A culpa

 

Acordei sobressaltado às três da manhã e não sabia porque. Não estava enfrentando nenhuma crise, não tinha grandes decisões a tomar no dia seguinte, não estava preocupado com nada em especial, felizmente. É importante frisar isto, porque em situações de tensão é comum que acordemos no meio da noite, pois dormimos preocupados e não desligamos totalmente o cérebro – mas não era o caso daquela noite. Eu tinha dormido em paz, com o nível de ansiedade dentro dos limites do aceitável, por assim dizer. Então por que?

Nessas horas, nada melhor do que um pouco de reflexão, de interiorização. Quando algo me preocupa e eu não sei o que, lanço mão de uma técnica pessoal: começo a pensar em vários assuntos, do presente e do passado, principalmente os não agradáveis, até que, de repente, soa uma espécie de sirene emocional. Não tem erro, aquele pensamento específico, que é responsável pelo sofrimento, expõe-se quando acionado. E teima em não ir embora.

Usei minha técnica, e nada. Eu estava em paz com a vida nos últimos tempos. “Que bom” – pensei. Mas que havia um macaquinho traquinas em meu sótão, não havia como negar. Voltei à técnica, e desta vez fui mais fundo, viajando no passado até a juventude, a infância, entrando por labirintos esquecidos. De repente, plim!, a conexão se fez.

O que aconteceu é que no dia anterior eu havia assistido, involuntariamente, a uma cena familiar. No restaurante do aeroporto do Rio de Janeiro, onde eu tinha almoçado enquanto esperava o voo para São Paulo, não pude deixar de ouvir um casal de meia idade conversando com o filho, um jovem que, aparentemente, estava dando dor de cabeça para seus pais.

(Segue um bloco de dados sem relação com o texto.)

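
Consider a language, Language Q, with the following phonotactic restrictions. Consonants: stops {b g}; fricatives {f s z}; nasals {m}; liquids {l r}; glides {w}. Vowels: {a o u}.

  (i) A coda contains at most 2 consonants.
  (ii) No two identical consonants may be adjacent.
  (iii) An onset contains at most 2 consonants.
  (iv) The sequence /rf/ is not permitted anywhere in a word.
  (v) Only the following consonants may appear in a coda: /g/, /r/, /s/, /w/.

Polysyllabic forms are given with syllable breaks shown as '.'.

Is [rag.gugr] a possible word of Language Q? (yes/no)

[rag.gugr] — violates constraint (ii): adjacent identical consonants /gg/ → not permitted

no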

“Não podemos estar sempre ao seu lado, dizendo o que você deve ou não deve fazer, meu filho, você precisa amadurecer” – disse a mãe, em um tom de evidente preocupação. “Ou você sai dessa vida irresponsável e volta para casa e para os estudos ou não conte mais com minha ajuda” – emendou o pai, mais pragmático. De pouco adiantavam os argumentos do garoto, os pais estavam sendo firmes.

Desconheço a sequencia, mas aquele acontecimento ficou em minha memória, de forma totalmente involuntária, porque fez link com uma situação pessoal, acontecida há muitos e muitos anos, em que eu estava – confesso – no lugar daquele garoto. Eu ainda era um secundarista imberbe quando consegui convencer minha mãe que seria bom que eu fosse terminar o segundo grau no Rio de Janeiro, onde tinha amigos, assim aproveitaria para treinar meu inglês trabalhando em algum lugar em que pudesse atender a turistas. Meu argumento tinha lógica, mas o que eu estava mesmo interessado em fazer, cá pra nós, era a surfar no Arpoador.

Depois de um ano no Rio eu levava uma vida quase hippie, passei no colégio raspando e nem pensava em me preparar para o vestibular. Foi quando recebi a visita da D. Olga, minha zelosa mãe que, claro, queria que eu a acompanhasse de volta a Curitiba, que retomasse os estudos, que me alimentasse bem, que me preparasse para a vida adulta, que voltasse a ser – como ela dizia – um bom garoto. Estava claro que ela estava sofrendo seu sofrimento de mãe-zelosa-de-um-filho-rebelde. E eu me senti profundamente culpado.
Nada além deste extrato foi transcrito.